Bernie Sanders backs UAW call for a 4-day workweek: 'People in America are stressed out'

  • Bernie Sanders on Sunday voiced support for a 4-day workweek, a demand of striking auto workers.
  • On CNN, the Vermont senator blamed long working hours for a decline in US life expectancy.
  • "People in America are stressed out for a dozen different reasons," Sanders said.

This country needs to seriously consider cutting back the hours that people have to labor at their job, Vermont Sen. Bernie Sanders told CNN on Sunday, suggesting the 40-hour workweek is at least partly to blame for Americans' declining life expectancy.

A 32-hour, four-day workweek — for the same pay — is a key demand of the United Auto Workers, whose members went on strike last week after talks with Ford, GM, and Stellantis failed to deliver a new contract. The demand, in part, reflects concerns that the electrification of the auto industry, paired with emerging artificial intelligence technologies, will significantly reduce the amount of human labor required to assemble a new vehicle.

Sanders, asked whether he thought the UAW's position was simply a bargaining ploy, said he thinks it's actually worth having a conversation about.

"As a nation, we should begin a serious discussion — and UAW is doing that — about substantially lowering the workweek," Sanders, an independent who caucuses with the Democrats, told CNN's Jake Tapper.

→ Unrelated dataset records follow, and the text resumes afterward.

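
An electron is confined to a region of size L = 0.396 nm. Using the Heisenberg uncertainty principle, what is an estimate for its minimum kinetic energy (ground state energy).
60.740 meV

Using the uncertainty principle to estimate ground state energy:

1. The position uncertainty is approximately the confinement size:
   Δx ≈ L = 3.960e-10 m

2. From ΔxΔp ≥ ℏ/2, the minimum momentum uncertainty is:
   Δp ≈ ℏ/(2L) = 1.332e-25 kg·m/s

3. The kinetic energy is approximately:
   KE ≈ (Δp)²/(2m) = (1.332e-25)²/(2 × 9.109e-31 kg)
   KE ≈ 9.732e-21 J = 60.740 meV

This is an order-of-magnitude estimate of the ground state energy.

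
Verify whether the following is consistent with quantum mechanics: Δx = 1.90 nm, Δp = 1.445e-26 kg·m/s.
No, it violates the uncertainty principle (impossible measurement).

Calculate the product ΔxΔp:
ΔxΔp = (1.900e-09 m) × (1.445e-26 kg·m/s)
ΔxΔp = 2.745e-35 J·s

Compare to the minimum allowed value ℏ/2:
ℏ/2 = 5.273e-35 J·s

Since ΔxΔp = 2.745e-35 J·s < 5.273e-35 J·s = ℏ/2,
the measurement violates the uncertainty principle.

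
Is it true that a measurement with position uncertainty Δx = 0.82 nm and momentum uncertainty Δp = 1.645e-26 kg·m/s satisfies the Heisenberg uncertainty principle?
No, it violates the uncertainty principle (impossible measurement).

Calculate the product ΔxΔp:
ΔxΔp = (8.200e-10 m) × (1.645e-26 kg·m/s)
ΔxΔp = 1.349e-35 J·s

Compare to the minimum allowed value ℏ/2:
ℏ/2 = 5.273e-35 J·s

Since ΔxΔp = 1.349e-35 J·s < 5.273e-35 J·s = ℏ/2,
the measurement violates the uncertainty principle.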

"People in America are stressed out for a dozen different reasons, and that's one of the reasons why life expectancy in our country is actually in decline," he said. "People are overwhelmed. They've got to take care of their kids. They've got to worry about healthcare. They've got to worry about housing. They're worried."

According to the CDC, life expectancy at birth fell to 76.1 years in 2021, the second year in a row that the number fell, largely due to COVID-19. Other contributing factors included heart disease, chronic liver disease and cirrhosis, and suicide, the CDC said.

Studies of a four-day workweek, meanwhile, including a pilot program involving some 2,900 workers in the UK, have suggested employees' time at work could be reduced without hurting companies' revenue — and with workers reporting less stress and anxiety.

Sanders argued that cutting time at work would also be a just reward for gains in worker productivity, particularly with the advent of AI.

"It seems to me that if new technology is going to make us a more productive society, the benefits should go to the workers," he said. "It would be an extraordinary thing to see people have more time to spend with their kids, with their families, to be able to do more cultural activities, to get a better education."

It is something, he continued, that "absolutely we need to be discussing."